The big thing with Wall of Fire is that it stops creatures of less than 4 HD. It’s almost as if it is an illusionary wall with a little actual heat; the high-level dudes can look at it and say “we’ll jump through it’s no big deal”, but lesser heroes will refuse to do so even if they would indeed survive.
Likewise sensewise I imagine that a fireball is a concussive explosion that does blast damage, sets the air on your lungs on fire, etc and is thus worse than just jumping through a bonfire. From a gameplay viewpoint the risk of hitting comrades, losing the spell if hit in combat, etc. also helps balance fireball.

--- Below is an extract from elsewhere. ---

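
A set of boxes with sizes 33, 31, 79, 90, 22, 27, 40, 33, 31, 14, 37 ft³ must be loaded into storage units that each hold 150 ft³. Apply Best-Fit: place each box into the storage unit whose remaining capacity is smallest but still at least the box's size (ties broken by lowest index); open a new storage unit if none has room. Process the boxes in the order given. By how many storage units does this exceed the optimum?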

Here is Delta on these and related issues: http://deltasdnd.blogspot.com/search?q=fireball
Well, now that we’re on a tangent, the fireball always did a lot of damage because it was a heavy catapult designed to knock down walls in a man-to-man scale siege, as well as route fantastic foes off the battlefield–to route a superhero you have to do at least 8 men’s worth of damage, so you might as well tether it to the wizards level (leaving aside the analogy that the hero also does his level in damage, but only at melee range).
The question is a good one though: Alex, in your games have you noticed an ‘emergent play’ style where the players simply run around setting monsters on fire to the exclusion of other abilities?
2) oh hey! Why not a proficiency–call it “alchemists guild initiate” or something a la game of thrones and let pc’s who take this feat/proficiency be particularly good with burning oil/wildfire? Then raise the danger threashold for non-members? Perhaps 5% for PC’s with the proficiency and 15% for those not taught the mysteries of the alchemists guild? Heck, create a hireling version as well.
Bargle, no, in our game we did not see extensive use of burning oil. It certainly was useful, but it never became an issue. That’s partly because of cost, partly time to use, partly risk. And two other things that (further) balance oil are the weapon damage bonuses and cleave rules. In ACKS fighters are doing +1 damage with their weapons at level 1, and +2 by 3rd level. In addition with melee and missile attacks you can cleave.
Tavis, I agree re: wall of fire. That’s how I interpret it, too – scary more than damaging. That said, my players are very fond of defending their positions with “Z” shaped walls, so that if attackers pass through the wall, they find that they have another two more walls to pass through to get to the other side.
Bargle, having Alchemy proficiency avoid the danger of fire is a neat idea. Thoughts?
I shall bow to the collective wisdom then. Thanks for your thoughts on the subject.
The Z-shaped Wall of Fire is genius.